年金受給者で確定申告をしている人は少ないです。
それは、「一定の要件を満たす年金受給者は確定申告をしなくてもよい」という制度があるからです。
しかし、この ”確定申告をしなくてもよい” というのは果たして、私たちにとってメリットと言えるのでしょうか。
年金受給者の確定申告不要制度
下記のいずれにも該当する者は確定申告が不要であるとする制度です。
- 公的年金等の収入金額の合計額が400万円以下であり、かつ、その公的年金等の全部が源泉徴収の対象となる
- 公的年金等に係る雑所得以外の所得金額が20万円以下である
大抵の高齢者は年金を年間400万円(月33万円)ももらっていないでしょうし、年金以外の所得は無いでしょう。
ですので、多くの方は確定申告不要となっています。
そして、ここだけがピックアップされて、「自分は確定申告しなくてもいいみたいだな!よかった!」と深く考えずに終わってしまっているのです。
確定申告しないと損することも
”確定申告不要”は必ずしも私たちにとってメリットではありません。
自分が損しているかどうかを確かめるためには、毎年送られてくる「公的年金等の源泉徴収票」を見てください。

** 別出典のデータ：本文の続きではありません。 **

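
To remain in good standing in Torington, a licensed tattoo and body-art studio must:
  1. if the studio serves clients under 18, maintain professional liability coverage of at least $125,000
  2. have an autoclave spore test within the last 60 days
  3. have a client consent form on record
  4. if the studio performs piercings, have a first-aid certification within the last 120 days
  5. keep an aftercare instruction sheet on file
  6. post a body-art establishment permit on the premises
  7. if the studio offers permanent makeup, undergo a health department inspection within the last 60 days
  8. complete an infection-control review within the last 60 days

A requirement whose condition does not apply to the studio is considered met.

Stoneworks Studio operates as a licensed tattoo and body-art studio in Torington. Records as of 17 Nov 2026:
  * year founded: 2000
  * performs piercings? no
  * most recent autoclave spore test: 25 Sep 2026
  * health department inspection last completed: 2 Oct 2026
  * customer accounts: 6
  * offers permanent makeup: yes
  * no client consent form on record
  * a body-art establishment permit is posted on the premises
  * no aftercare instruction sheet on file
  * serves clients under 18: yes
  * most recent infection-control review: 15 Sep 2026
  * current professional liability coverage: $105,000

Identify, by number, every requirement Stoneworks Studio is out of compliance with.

1. condition 'serves clients under 18' holds; professional liability coverage $105,000 < $125,000 → not met
2. autoclave spore test 53 days ago vs limit 60 → met
3. client consent form absent → not met
4. condition 'performs piercings' does not hold → requirement n/a → met
5. aftercare instruction sheet absent → not met
6. body-art establishment permit present → met
7. condition 'offers permanent makeup' holds; health department inspection 46 days ago vs limit 60 → met
8. infection-control review 63 days ago vs limit 60 → not met
Not met: 1, 3, 5, 8

1, 3, 5, 8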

その中の「源泉徴収税額」がその年金から引かれている所得税の額です。
下の画像の赤印の部分です。
もしここがゼロ円ではなく、税金が引かれているのなら、損しているかもしれません。
なぜなら、ここで計算される所得税の金額はあくまでも概算の金額だからです。
実際に確定申告をして正確な金額の所得税を計算すればこの概算額より少ない金額となるということが大いにあります。
その場合には、払い過ぎた税金は当然戻ってきます。
また、確定申告をすれば「医療費控除」「生命保険料控除」「地震保険料控除」などを使って税金を減らすこともできます。
このように、もしかしたら税金が戻ってくるかもしれないのに、”確定申告不要”と大々的に宣伝してしまっているために、確定申告をせずに損している人はたくさんいると思います。
金額にしたら微々たるものかもしれませんが、年金暮らしの人にとっては少しのお金でも大切なはずです。
人によっては1万円以上が戻ってくることだってあります。
解決策は
周りの高齢者に周知してあげることです。
両親や祖父母がもし年金受給者なら、是非とも教えてあげてください。
家族といえども、年金額のわかってしまう「源泉徴収票」を見せてくれと頼むのは難しいかもしれませんが、「税金が引かれてたら確定申告した方がいいかもよ」と言うくらいは簡単なはずです。
ただし、確定申告ができるのはあくまで「本人」か「税理士」だけです。
家族が代わりに確定申告するというのは原則OUTですのでご注意ください。
ここが面倒で確定申告しないという結果になるのかもしれませんが、年金収入だけなら確定申告なんて本当に簡単です。
自分一人でも十分できます。
分からないなら、税務署で書き方を教えてもらえばよいのです。
税金の還付を受けるための確定申告ならば、通常の確定申告時期(3月15日まで)でなくても確定申告はできます。
税務署の暇な時期を見計らって是非とも確定申告にチャレンジしてみてください。
終わりに
年金額は毎年ほぼ変わることはありません。
今年税金が戻ってくるなら来年以降も税金は戻ってくる可能性は高いです。
一回の金額は小さくても今後何十年と積み重なればかなりの金額となるかもしれません。
そうでなくても高齢化社会で年々年金受給額は微減しつつあります。
老後の資金を守るためにも一度確認してみてはいかがでしょうか。